A love letter to early return

It’s all fun and games with if statements until someone have to maintain code like this:

early-return(1)

Someone that codes like this is one step away of beating old people. If you’re a good person and don’t want to look like a maniac, please embrace early return. It’s not some advanced technique nor require you to read three Martin Fowler books, it’s one of the most easy refactorings and will save you a good amount of sanity.

With early return, instead of going down the rabbit hole of conditionals, you exit the execution wherever a condition isn’t met.

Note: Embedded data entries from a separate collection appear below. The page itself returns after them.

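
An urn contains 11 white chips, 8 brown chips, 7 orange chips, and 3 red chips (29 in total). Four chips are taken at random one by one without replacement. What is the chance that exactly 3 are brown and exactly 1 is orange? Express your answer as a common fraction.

56/3393

Unordered draws without replacement: count favorable combinations over C(29,4).
Favorable = C(11,0) · C(8,3) · C(7,1) · C(3,0) = 392; total = C(29,4) = 23751.
P = 392/23751 = 56/3393 ≈ 0.0165.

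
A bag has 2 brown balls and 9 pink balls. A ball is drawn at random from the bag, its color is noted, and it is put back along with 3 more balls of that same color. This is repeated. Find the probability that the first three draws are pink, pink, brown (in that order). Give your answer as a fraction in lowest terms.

Track the composition after each reinforcement of +3.
P = (9/11) · (12/14) · (2/17) = 108/1309 ≈ 0.0825.

108/1309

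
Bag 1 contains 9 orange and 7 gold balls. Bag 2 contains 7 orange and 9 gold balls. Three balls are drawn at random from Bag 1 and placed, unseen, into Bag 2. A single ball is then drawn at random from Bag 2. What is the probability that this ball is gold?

165/304

Condition on how many of the transferred balls are gold (from Bag 1: 7 gold of 16; then Bag 2 has 19 total).
  0 gold: C(7,0)C(9,3)/C(16,3) = 3/20; then P = 9/19
  1 gold: C(7,1)C(9,2)/C(16,3) = 9/20; then P = 10/19
  2 gold: C(7,2)C(9,1)/C(16,3) = 27/80; then P = 11/19
  3 gold: C(7,3)C(9,0)/C(16,3) = 1/16; then P = 12/19
P(gold from Bag 2) = 165/304 ≈ 0.5428.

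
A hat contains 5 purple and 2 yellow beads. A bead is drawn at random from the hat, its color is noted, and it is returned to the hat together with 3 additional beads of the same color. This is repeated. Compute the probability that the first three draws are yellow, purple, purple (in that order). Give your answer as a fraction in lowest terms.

Track the composition after each reinforcement of +3.
P = (2/7) · (5/10) · (8/13) = 8/91 ≈ 0.0879.

8/91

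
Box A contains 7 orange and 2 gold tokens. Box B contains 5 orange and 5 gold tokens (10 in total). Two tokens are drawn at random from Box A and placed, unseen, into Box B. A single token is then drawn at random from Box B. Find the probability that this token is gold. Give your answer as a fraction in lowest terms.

Condition on how many of the transferred tokens are gold (from Box A: 2 gold of 9; then Box B has 12 total).
  0 gold: C(2,0)C(7,2)/C(9,2) = 7/12; then P = 5/12
  1 gold: C(2,1)C(7,1)/C(9,2) = 7/18; then P = 6/12
  2 gold: C(2,2)C(7,0)/C(9,2) = 1/36; then P = 7/12
P(gold from Box B) = 49/108 ≈ 0.4537.

49/108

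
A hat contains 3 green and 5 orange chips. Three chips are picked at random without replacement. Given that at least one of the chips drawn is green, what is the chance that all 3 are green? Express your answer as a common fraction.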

Let’s check a small example:

In the first iteration we have the worst code possible:

if a {
    if b {
        if c {
            if d {
                // do things
                return;
            } else if e {
                // do things 2
                return;
            } else {
                // do things 3
                return;
            }
        } else {
            // do things 4
            return;
        }
    }
}

From here we can start killing else statements:

if a {
    if b {
        if c {
            if d {
                // do things
                return;
            }

            if e {
                // do things 2
                return;
            }

            // do things 3
            return;
        }
        // do things 4
    }
}

After this, we can merge some conditions:

if a && b {
    if c {
        if d {
            // do things
            return;
        }

        if e {
            // do things 2
            return;
        }

        // do things 3
        return;
    }
    // do things 4
}

If we invert if c, we can do things 4 earlier:

if a && b {
    if !c {
        // do things 4
        return;
    }

    if d {
        // do things
        return;
    }

    if e {
        // do things 2
        return;
    }

    // do things 3
    return;
}

All conditions depends on a and b being true, we can also kill another nesting by doing this:

if !a || !b {
    return;
}

if !c {
    // do things 4
    return;
}

if d {
    // do things
    return;
}

if e {
    // do things 2
    return;
}

// do things 3
return;

And that’s it! Now we have a more readable code to handle.